Stability, Consensus And Competition Needed In Germany

2 October 1994

Germany is Europe's largest pharmaceutical market for foreign companies, but the health care environment there is not attractive to these companies. Karl Gerhard Seifert, Hoechst board member responsible for the group's pharmaceutical division, said at a pharmaceuticals group press conference in Frankfurt that the drug industry needs a relatively predictable and stable framework in order to work on R&D, but in Germany there is no consensus on new technologies. He said that progress tends to be seen as a risk rather than as an opportunity which leads to a tangle of regulations. "This not only inhibits investment but also encourages young and promising scientists to seek a better environment and greater career opportunities elsewhere," he said.
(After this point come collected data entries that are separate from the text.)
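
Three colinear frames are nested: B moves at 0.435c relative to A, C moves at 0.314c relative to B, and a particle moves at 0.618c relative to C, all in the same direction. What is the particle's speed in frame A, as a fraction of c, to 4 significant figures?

Compose boost 2: (0.314 + 0.435)/(1 + 0.314×0.435) = 0.7490/1.13659 = 0.658989
Compose boost 3: (0.618 + 0.658989)/(1 + 0.618×0.658989) = 1.27699/1.40726 = 0.9074

u ≈ 0.9074c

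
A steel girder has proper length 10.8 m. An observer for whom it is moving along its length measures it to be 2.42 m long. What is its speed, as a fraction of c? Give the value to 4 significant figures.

γ = L₀/L = 10.8/2.42 = 4.46281
β = √(1 − 1/γ²) = 0.9746

β ≈ 0.9746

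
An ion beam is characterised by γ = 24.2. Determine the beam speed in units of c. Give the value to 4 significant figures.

β ≈ 0.9991

β = √(1 − 1/γ²) = √(1 − 1/24.2²) = √(0.998292) = 0.9991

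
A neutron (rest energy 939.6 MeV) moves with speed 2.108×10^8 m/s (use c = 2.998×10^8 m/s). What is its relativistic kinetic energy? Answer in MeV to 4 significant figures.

β = v/c = 2.108×10^8 / 2.998×10^8 = 0.703135
γ = 1/√(1 − 0.703135²) = 1.40636
K = (γ − 1)m₀c² = (1.40636 − 1) × 939.6 MeV = 0.406359 × 939.6 MeV = 381.8 MeV

K ≈ 381.8 MeV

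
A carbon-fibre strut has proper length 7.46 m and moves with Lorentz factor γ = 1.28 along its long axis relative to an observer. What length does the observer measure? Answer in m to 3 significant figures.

L ≈ 5.83 m

γ = 1.28 (given)
Length contraction: L = L₀/γ = 7.46/1.28 = 5.83 m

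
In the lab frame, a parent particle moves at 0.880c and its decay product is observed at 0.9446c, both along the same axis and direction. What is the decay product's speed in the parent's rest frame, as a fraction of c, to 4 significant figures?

u' ≈ 0.3828c

Inverse velocity addition: u' = (u − v)/(1 − uv/c²)
= (0.9446 − 0.880)/(1 − 0.9446×0.880) = 0.06460/0.168752 = 0.3828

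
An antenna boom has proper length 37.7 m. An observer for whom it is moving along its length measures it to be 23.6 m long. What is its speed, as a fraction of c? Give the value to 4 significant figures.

β ≈ 0.7798

γ = L₀/L = 37.7/23.6 = 1.59746
β = √(1 − 1/γ²) = 0.7798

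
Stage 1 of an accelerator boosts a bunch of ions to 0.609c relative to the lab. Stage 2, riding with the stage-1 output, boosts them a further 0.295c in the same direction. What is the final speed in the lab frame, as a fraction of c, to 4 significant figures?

u ≈ 0.7663c

Compose boost 2: (0.295 + 0.609)/(1 + 0.295×0.609) = 0.9040/1.17965 = 0.7663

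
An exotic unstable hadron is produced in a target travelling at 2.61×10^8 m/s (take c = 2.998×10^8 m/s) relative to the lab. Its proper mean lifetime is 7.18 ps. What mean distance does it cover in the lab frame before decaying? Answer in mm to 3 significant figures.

d ≈ 3.81 mm

β = v/c = 2.61×10^8 / 2.998×10^8 = 0.87058
γ = 1/√(1 − 0.87058²) = 2.0324
Dilated lifetime: Δt = γτ₀ = 2.0324 × 7.18 ps = 14.593 ps
d = vΔt = 0.87058c × 14.593 ps = 2.6100×10^8 m/s × 1.4593×10^-11 s = 3.81 mm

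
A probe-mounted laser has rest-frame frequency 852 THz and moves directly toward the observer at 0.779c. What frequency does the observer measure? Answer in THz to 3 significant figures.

Relativistic Doppler: f_obs = f_src √((1+β)/(1−β))
= 852 × √(1.7790/0.22100) = 852 × 2.8372 = 2420 THz

f_obs ≈ 2420 THz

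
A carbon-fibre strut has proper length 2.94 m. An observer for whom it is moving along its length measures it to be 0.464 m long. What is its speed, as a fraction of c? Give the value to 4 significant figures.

β ≈ 0.9875

γ = L₀/L = 2.94/0.464 = 6.33621
β = √(1 − 1/γ²) = 0.9875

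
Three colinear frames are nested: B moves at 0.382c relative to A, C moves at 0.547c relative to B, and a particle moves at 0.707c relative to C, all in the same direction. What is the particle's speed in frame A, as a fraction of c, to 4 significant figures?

Compose boost 2: (0.547 + 0.382)/(1 + 0.547×0.382) = 0.9290/1.20895 = 0.768433
Compose boost 3: (0.707 + 0.768433)/(1 + 0.707×0.768433) = 1.47543/1.54328 = 0.9560

u ≈ 0.9560c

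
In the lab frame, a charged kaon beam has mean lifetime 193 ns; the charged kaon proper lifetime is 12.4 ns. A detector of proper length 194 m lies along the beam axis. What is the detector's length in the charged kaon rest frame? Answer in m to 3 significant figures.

Time dilation ⇒ γ = Δt/τ₀ = 193/12.4 = 15.565
Length contraction: L = L₀/γ = 194/15.565 = 12.5 m

L ≈ 12.5 m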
The impact of legislation passed in Germany, and the need for a more positive attitude towards technology, do not reward R&D work in the country, Dr Seifert said, adding: "it makes little sense for economics and research ministers to lament the decline in the number of patents while their colleagues in charge of social policy are doing everything they can to devalue pharmaceutical patents by imposing reference prices."

In 1992, Hoechst Pharma recruited 54 scientists, in 1993 the figure fell to 34 and this year Dr Seifert says it will fall again to around 12, an indication, he believes, of how Germany is well down the path of scaring off "one of the few competitive and future-oriented high-tech sectors still left in Germany."